The following are the top stories in the Maltese and overseas press:

The Times says Malta's MEPs managed to swing the vote for Tonio Borg. It also reports that Israel and Gaza have agreed a truce.

The Malta Independent says Tonio Borg had secured European Parliament backing.

In-Nazzjon also leads with Tonio Borg's triumph at the European Parliament.

l-orizzont says Tonio Borg was approved with humiliation, in view of the letter he sent to MEPs and the questioning he was subjected to. The 'humiliation' claim was made by an opinion writer Andrew Azzopardi.

The overseas press

Israeli Radio reports that 12 rockets fired from the Gaza Strip hit Israel in the first hours that followed a ceasefire agreement ending hostilities in the week-long Gaza conflict which killed more than 160 Palestinians and five Israelis. The attacks caused no injuries or damage. A ceasefire agreement was announced in Cairo on Wednesday, requiring both sides to halt fire immediately and for Israel to start opening Gaza's crossings if the truce held for 24 hours. The New York Times says the UN Security Council has called on Israel and Hamas to uphold the agreement urging them to act seriously to implement its provisions in good faith.

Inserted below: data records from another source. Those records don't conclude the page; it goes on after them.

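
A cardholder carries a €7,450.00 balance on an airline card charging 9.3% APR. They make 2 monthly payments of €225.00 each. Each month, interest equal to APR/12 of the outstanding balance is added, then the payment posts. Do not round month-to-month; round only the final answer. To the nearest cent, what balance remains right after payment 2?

€7,114.18

Monthly rate r = 9.3%/12 = 0.775% = 0.00775.
Each month: B ← B·(1+r) − €225.00.
Month 1: interest €57.74; balance after payment €7,282.74.
Month 2: interest €56.44; balance after payment €7,114.18.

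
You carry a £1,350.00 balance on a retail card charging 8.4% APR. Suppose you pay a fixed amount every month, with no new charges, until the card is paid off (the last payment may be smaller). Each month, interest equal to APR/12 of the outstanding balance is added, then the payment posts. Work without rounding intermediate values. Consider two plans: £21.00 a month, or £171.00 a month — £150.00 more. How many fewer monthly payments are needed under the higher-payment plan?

Monthly rate r = 8.4%/12 = 0.7% = 0.007.
At £21.00/mo: n = ⌈−ln(1 − rB₀/P)/ln(1+r)⌉ = 86 payments (last £14.80); total interest = total paid − £1,350.00 = £449.80.
At £171.00/mo: 9 payments (last £25.67); total interest £43.67.
Payments saved = 86 − 9 = 77.

77 fewer payments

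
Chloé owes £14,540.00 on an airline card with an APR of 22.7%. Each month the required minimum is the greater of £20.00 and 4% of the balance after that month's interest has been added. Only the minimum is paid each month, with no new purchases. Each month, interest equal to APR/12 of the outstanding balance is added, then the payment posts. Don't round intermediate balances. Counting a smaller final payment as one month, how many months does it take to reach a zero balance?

187 months

Monthly rate r = 22.7%/12 = 1.89167% = 0.0189167.
While 4% of the post-interest balance exceeds £20.00, each month B ← (B·(1+r))·(1 − 0.04), i.e. B shrinks by the factor (1+r)·0.96 = 0.97816.
This holds for months 1–154. Entering month 155 the balance is £484.94; 4% of the post-interest balance is now below £20.00, so the flat £20.00 minimum applies from here.
From month 155 a fixed £20.00 at rate r clears £484.94 in 33 more payments. Total: 154 + 33 = 187 months.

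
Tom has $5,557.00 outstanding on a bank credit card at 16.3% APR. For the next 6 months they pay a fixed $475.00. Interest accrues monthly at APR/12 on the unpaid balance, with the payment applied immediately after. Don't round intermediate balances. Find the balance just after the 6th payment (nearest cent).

$3,077.00

Monthly rate r = 16.3%/12 = 1.35833% = 0.0135833.
Each month: B ← B·(1+r) − $475.00.
Month 1: interest $75.48; balance after payment $5,157.48.
Month 2: interest $70.06; balance after payment $4,752.54.
Month 3: interest $64.56; balance after payment $4,342.09.
Month 4: interest $58.98; balance after payment $3,926.07.
Month 5: interest $53.33; balance after payment $3,504.40.
Month 6: interest $47.60; balance after payment $3,077.00.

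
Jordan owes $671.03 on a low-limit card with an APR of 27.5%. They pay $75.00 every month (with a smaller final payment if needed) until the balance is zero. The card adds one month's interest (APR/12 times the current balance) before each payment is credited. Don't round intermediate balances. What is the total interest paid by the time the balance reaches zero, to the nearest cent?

Monthly rate r = 27.5%/12 = 2.29167% = 0.0229167.
Payoff takes n = ⌈−ln(1 − rB₀/P)/ln(1+r)⌉ = ⌈10.127⌉ = 11 payments; the last is $9.63.
Total paid = 10·$75.00 + $9.63 = $759.63.
Total interest = total paid − principal = $759.63 − $671.03 = $88.60.

$88.60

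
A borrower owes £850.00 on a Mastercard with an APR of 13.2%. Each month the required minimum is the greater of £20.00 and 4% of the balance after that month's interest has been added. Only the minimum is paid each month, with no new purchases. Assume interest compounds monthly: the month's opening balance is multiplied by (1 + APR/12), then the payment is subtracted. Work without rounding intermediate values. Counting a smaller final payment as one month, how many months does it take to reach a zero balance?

Monthly rate r = 13.2%/12 = 1.1% = 0.011.
While 4% of the post-interest balance exceeds £20.00, each month B ← (B·(1+r))·(1 − 0.04), i.e. B shrinks by the factor (1+r)·0.96 = 0.97056.
This holds for months 1–19. Entering month 20 the balance is £481.78; 4% of the post-interest balance is now below £20.00, so the flat £20.00 minimum applies from here.
From month 20 a fixed £20.00 at rate r clears £481.78 in 29 more payments. Total: 19 + 29 = 48 months.

48 months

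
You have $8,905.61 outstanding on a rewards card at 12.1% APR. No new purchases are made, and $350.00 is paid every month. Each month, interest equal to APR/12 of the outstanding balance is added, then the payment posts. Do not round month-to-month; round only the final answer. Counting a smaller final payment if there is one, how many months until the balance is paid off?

30 payments

Monthly rate r = 12.1%/12 = 1.00833% = 0.0100833.
Recurrence: B ← B·(1+r) − $350.00.
Month 1: interest $89.80; balance after payment $8,645.41.
Month 2: interest $87.17; balance after payment $8,382.58.
Closed form: n = −ln(1 − rB₀/P)/ln(1+r) = −ln(0.74343)/ln(1.01008) ≈ 29.551, so the balance reaches zero during payment 30.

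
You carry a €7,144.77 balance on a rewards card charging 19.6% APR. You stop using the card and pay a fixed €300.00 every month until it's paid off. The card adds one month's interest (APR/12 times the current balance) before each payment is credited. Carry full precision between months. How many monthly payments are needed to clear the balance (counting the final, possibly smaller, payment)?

Monthly rate r = 19.6%/12 = 1.63333% = 0.0163333.
Recurrence: B ← B·(1+r) − €300.00.
Month 1: interest €116.70; balance after payment €6,961.47.
Month 2: interest €113.70; balance after payment €6,775.17.
Closed form: n = −ln(1 − rB₀/P)/ln(1+r) = −ln(0.61101)/ln(1.01633) ≈ 30.408, so the balance reaches zero during payment 31.

31 months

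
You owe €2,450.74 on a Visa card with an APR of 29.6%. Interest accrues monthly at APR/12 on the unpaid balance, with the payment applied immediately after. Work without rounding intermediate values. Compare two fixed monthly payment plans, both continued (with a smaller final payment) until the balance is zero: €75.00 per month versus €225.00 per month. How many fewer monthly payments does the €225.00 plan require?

Monthly rate r = 29.6%/12 = 2.46667% = 0.0246667.
At €75.00/mo: n = ⌈−ln(1 − rB₀/P)/ln(1+r)⌉ = 68 payments (last €22.95); total interest = total paid − €2,450.74 = €2,597.21.
At €225.00/mo: 13 payments (last €189.54); total interest €438.80.
Payments saved = 68 − 13 = 55.

55 fewer payments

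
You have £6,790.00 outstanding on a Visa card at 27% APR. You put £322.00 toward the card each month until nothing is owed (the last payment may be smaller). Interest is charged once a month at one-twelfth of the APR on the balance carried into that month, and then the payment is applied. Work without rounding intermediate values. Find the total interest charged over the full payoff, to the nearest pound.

Monthly rate r = 27%/12 = 2.25% = 0.0225.
Payoff takes n = ⌈−ln(1 − rB₀/P)/ln(1+r)⌉ = ⌈28.913⌉ = 29 payments; the last is £294.13.
Total paid = 28·£322.00 + £294.13 = £9,310.13.
Total interest = total paid − principal = £9,310.13 − £6,790.00 = £2,520.13.

£2,520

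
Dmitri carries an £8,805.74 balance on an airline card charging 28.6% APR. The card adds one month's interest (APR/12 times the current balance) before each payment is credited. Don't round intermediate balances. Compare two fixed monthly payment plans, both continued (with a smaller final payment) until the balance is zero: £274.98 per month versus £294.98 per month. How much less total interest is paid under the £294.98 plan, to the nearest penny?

£1,251.97

Monthly rate r = 28.6%/12 = 2.38333% = 0.0238333.
At £274.98/mo: n = ⌈−ln(1 − rB₀/P)/ln(1+r)⌉ = 62 payments (last £45.31); total interest = total paid − £8,805.74 = £8,013.35.
At £294.98/mo: 53 payments (last £228.16); total interest £6,761.38.
Interest saved = £8,013.35 − £6,761.38 = £1,251.97.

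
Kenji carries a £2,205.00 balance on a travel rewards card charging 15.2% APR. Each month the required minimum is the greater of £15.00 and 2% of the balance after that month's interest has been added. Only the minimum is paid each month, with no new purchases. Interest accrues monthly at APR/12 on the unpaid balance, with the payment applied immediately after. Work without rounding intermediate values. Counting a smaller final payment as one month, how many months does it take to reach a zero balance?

222 months

Monthly rate r = 15.2%/12 = 1.26667% = 0.0126667.
While 2% of the post-interest balance exceeds £15.00, each month B ← (B·(1+r))·(1 − 0.02), i.e. B shrinks by the factor (1+r)·0.98 = 0.99241.
This holds for months 1–144. Entering month 145 the balance is £736.45; 2% of the post-interest balance is now below £15.00, so the flat £15.00 minimum applies from here.
From month 145 a fixed £15.00 at rate r clears £736.45 in 78 more payments. Total: 144 + 78 = 222 months.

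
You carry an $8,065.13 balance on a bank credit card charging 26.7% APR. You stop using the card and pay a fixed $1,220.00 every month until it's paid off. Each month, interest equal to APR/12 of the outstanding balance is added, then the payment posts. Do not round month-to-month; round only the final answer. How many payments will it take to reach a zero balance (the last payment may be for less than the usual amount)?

Monthly rate r = 26.7%/12 = 2.225% = 0.02225.
Recurrence: B ← B·(1+r) − $1,220.00.
Month 1: interest $179.45; balance after payment $7,024.58.
Month 2: interest $156.30; balance after payment $5,960.88.
Closed form: n = −ln(1 − rB₀/P)/ln(1+r) = −ln(0.85291)/ln(1.02225) ≈ 7.230, so the balance reaches zero during payment 8.

8 months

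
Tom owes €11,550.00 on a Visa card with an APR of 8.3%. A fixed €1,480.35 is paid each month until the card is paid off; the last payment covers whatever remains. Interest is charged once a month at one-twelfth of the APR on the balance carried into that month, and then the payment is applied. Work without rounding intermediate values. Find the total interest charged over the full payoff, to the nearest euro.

Monthly rate r = 8.3%/12 = 0.691667% = 0.00691667.
Payoff takes n = ⌈−ln(1 − rB₀/P)/ln(1+r)⌉ = ⌈8.048⌉ = 9 payments; the last is €71.79.
Total paid = 8·€1,480.35 + €71.79 = €11,914.59.
Total interest = total paid − principal = €11,914.59 − €11,550.00 = €364.59.

€365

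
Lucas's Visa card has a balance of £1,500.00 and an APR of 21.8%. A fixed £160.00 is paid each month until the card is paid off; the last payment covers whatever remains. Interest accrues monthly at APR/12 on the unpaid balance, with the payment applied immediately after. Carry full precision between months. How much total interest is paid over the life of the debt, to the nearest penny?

Monthly rate r = 21.8%/12 = 1.81667% = 0.0181667.
Payoff takes n = ⌈−ln(1 − rB₀/P)/ln(1+r)⌉ = ⌈10.370⌉ = 11 payments; the last is £59.61.
Total paid = 10·£160.00 + £59.61 = £1,659.61.
Total interest = total paid − principal = £1,659.61 − £1,500.00 = £159.61.

£159.61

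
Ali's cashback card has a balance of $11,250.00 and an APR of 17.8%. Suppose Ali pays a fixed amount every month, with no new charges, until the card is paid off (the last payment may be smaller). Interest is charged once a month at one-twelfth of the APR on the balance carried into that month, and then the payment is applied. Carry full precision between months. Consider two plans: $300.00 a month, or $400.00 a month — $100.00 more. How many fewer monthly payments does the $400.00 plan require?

Monthly rate r = 17.8%/12 = 1.48333% = 0.0148333.
At $300.00/mo: n = ⌈−ln(1 − rB₀/P)/ln(1+r)⌉ = 56 payments (last $54.36); total interest = total paid − $11,250.00 = $5,304.36.
At $400.00/mo: 37 payments (last $267.19); total interest $3,417.19.
Payments saved = 56 − 37 = 19.

19 fewer payments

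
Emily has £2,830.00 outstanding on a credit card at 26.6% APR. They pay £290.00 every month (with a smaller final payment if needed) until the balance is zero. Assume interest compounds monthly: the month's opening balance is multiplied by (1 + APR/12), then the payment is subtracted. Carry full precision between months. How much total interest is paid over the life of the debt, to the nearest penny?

£394.45

Monthly rate r = 26.6%/12 = 2.21667% = 0.0221667.
Payoff takes n = ⌈−ln(1 − rB₀/P)/ln(1+r)⌉ = ⌈11.118⌉ = 12 payments; the last is £34.45.
Total paid = 11·£290.00 + £34.45 = £3,224.45.
Total interest = total paid − principal = £3,224.45 − £2,830.00 = £394.45.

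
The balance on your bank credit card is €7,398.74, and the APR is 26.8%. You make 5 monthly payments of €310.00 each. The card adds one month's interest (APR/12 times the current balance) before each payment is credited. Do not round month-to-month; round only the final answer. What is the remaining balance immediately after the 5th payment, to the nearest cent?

€6,641.87

Monthly rate r = 26.8%/12 = 2.23333% = 0.0223333.
Each month: B ← B·(1+r) − €310.00.
Month 1: interest €165.24; balance after payment €7,253.98.
Month 2: interest €162.01; balance after payment €7,105.98.
Month 3: interest €158.70; balance after payment €6,954.68.
Month 4: interest €155.32; balance after payment €6,800.01.
Month 5: interest €151.87; balance after payment €6,641.87.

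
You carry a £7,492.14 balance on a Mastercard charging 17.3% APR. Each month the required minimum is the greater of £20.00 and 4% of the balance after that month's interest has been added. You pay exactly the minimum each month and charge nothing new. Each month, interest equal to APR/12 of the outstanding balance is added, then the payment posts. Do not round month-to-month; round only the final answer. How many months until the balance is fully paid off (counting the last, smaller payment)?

Monthly rate r = 17.3%/12 = 1.44167% = 0.0144167.
While 4% of the post-interest balance exceeds £20.00, each month B ← (B·(1+r))·(1 − 0.04), i.e. B shrinks by the factor (1+r)·0.96 = 0.97384.
This holds for months 1–103. Entering month 104 the balance is £488.46; 4% of the post-interest balance is now below £20.00, so the flat £20.00 minimum applies from here.
From month 104 a fixed £20.00 at rate r clears £488.46 in 31 more payments. Total: 103 + 31 = 134 months.

134 months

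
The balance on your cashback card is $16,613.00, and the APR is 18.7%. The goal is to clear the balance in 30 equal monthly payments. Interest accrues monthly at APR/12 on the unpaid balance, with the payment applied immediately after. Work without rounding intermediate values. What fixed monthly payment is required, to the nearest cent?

$697.49

Monthly rate r = 18.7%/12 = 1.55833% = 0.0155833.
Level-payment amortization: P = B₀·r / (1 − (1+r)^(−n)) = 16613.00·0.0155833 / (1 − 1.01558^(−30)).
Denominator 1 − (1+r)^(−30) = 0.371170297.
P = 258.886 / 0.371170297 ≈ 697.49.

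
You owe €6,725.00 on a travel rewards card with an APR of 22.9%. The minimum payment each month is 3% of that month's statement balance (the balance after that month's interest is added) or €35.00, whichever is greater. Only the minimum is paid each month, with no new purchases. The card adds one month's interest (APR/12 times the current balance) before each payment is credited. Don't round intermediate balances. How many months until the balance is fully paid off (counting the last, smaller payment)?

205 months

Monthly rate r = 22.9%/12 = 1.90833% = 0.0190833.
While 3% of the post-interest balance exceeds €35.00, each month B ← (B·(1+r))·(1 − 0.03), i.e. B shrinks by the factor (1+r)·0.97 = 0.98851.
This holds for months 1–154. Entering month 155 the balance is €1,134.57; 3% of the post-interest balance is now below €35.00, so the flat €35.00 minimum applies from here.
From month 155 a fixed €35.00 at rate r clears €1,134.57 in 51 more payments. Total: 154 + 51 = 205 months.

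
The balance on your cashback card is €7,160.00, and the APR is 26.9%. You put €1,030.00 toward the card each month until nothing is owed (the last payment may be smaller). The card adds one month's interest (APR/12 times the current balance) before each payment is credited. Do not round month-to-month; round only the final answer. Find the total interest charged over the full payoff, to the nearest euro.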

EU leaders begin talks on the bloc's seven-year budget, with many of them calling for cuts in line with the savings they are making nationally. Countries that rely heavily on EU funding want current spending levels maintained or increased. The UK and some other net contributors say cuts have to be made. According to The Independent, Herman Van Rompuy, President of the European Council, is trying to broker a deal between the leaders of the 27 EU nations. In an attempt to satisfy the UK, Germany and the Netherlands, who are urging budgetary restraint, Van Rompuy has cut the original €1,047bn seven-year budget proposed by the Commission to €973bn. But this has provoked a backlash from France, Spain, Italy and other countries who are fighting to keep their EU farm subsidies and funds for poor regions. The bargaining in Brussels will continue tomorrow, if not longer.

Kathimerini reports that Greece has reacted with dismay to the EU’s failure to agree to release vital rescue loan funds for the debt-ridden country, with Prime Minister Antonis Samaras warning it was not just Greece’s future that hangs in the balance. The delay prolongs uncertainty over the future of Greece, which faces a messy default that would threaten the entire euro currency used by 17 EU nations. Samaras stressed that Greece has done what its creditors from the EU and International Monetary Fund required.

France 24 says former French President Nicolas Sarkozy will be questioned at a court in Bordeaux later today as part of an inquiry into whether he illegally accepted funds for his 2007 presidential campaign from L'Oréal cosmetics heiress Liliane Bettencourt. He has repeatedly denied the accusations.

Libyan Herald announces that gunmen have shot dead the security chief in the eastern Libyan city of Benghazi while he was returning from work. Three men opened fire, killed him and then fled the scene. The country's second largest city has witnessed a series of assassinations and car bombs over the past months by unidentified assailants targeting mainly security officials who worked under the rule of ousted dictator Muammar Gaddafi.

Egyptian protesters have firebombed an Al-Jazeera office in the third day of violence in central Cairo. Youths and security forces have been clashing in the area since Monday, with protesters hurling stones and firebombs and security forces firing shot and tear gas into the crowd. Some protesters had been accusing the satellite broadcaster of bias in support of the Muslim Brotherhood.

ABC reports Australian troops have withdrawn from their operating bases in Afghanistan's Uruzgan province and handed control to the Afghan military. Meanwhile, the remaining Australian soldiers in East Timor will begin pulling out of the country today.

The Nation says an explosion during a religious procession in the city of Rawalpindi has left at least 16 people dead and several others injured in an attack by a suicide bomber. It was the third attack in Pakistan on the eve of the D-8 summit, designed to boost trade and investment between Pakistan, Bangladesh, Egypt, Indonesia, Iran, Malaysia, Nigeria and Turkey,.

Scientists have found that unborn babies not only hiccup, swallow and stretch in the womb, they also yawn. Writing in the journal Plus One, researchers who studied 4D scans of 15 healthy fetuses said they think yawning is a developmental process. Nadja Reissland of Durham University's department of Psychology, who led the study, said the function and importance of yawning in fetuses is still unknown, but the findings suggest it may be linked to fetal development and could provide a further indication of the health of the unborn baby.